If Fredette keeps putting up numbers, maybe he gets a call up. But nothing is seriously going to change for Fredette unless his defense improves markedly — that has always been the big problem, and not always one exploited the same way in the D-League. He is on the low end of the athleticism scale for the NBA (not college) and that has led teams to just target him when he comes in games. There is no mercy in the NBA, and Fredette has been the gazelle outside the herd that becomes the clear target.
But he’s had a good D-League game, it’s a start on a road back.
The Pelicans have needed this.
There is not one simple reason the Pelicans stumbled out of the gate this season and might as well be booking late April tee times now (they will not recover and make the playoffs). It’s a combination of issues. But at the top of any list needs to be injuries, and specifically the injury to Tyreke Evans, who had his knee scoped back in training camp.

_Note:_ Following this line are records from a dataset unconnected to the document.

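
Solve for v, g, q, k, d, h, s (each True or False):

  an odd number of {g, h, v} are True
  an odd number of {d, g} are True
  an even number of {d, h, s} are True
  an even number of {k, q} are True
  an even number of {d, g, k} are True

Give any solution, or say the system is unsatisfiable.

v = True, g = True, q = True, k = True, d = False, h = True, s = True

{g, h, v}: 3 true → odd ✓
{d, g}: 1 true → odd ✓
{d, h, s}: 2 true → even ✓
{k, q}: 2 true → even ✓
{d, g, k}: 2 true → even ✓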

Evans will suit up for the Pelicans Tuesday. This had been rumored for a while, but Evans himself confirmed it on Instagram.
The Pelicans desperately need his shot creation. Anthony Davis is an unquestionable beast, but he’s not a guy you can just throw the rock to and watch him create for himself and others out on the wing. Jrue Holiday can’t really do that either. The Pelicans have looked better with Ish Smith at the point of late because he can create a little thanks to his quickness.
Evans is better at this than anyone else they have. Getting him back in the mix helps.
Norris Cole, who played fantastically for the Pelicans last season, also is expected to return to the rotation tonight.
With those two back and the team starting to find a groove, they can become respectable to dangerous. But I just can’t see them climbing out of the hole they are in and find a way into the playoffs.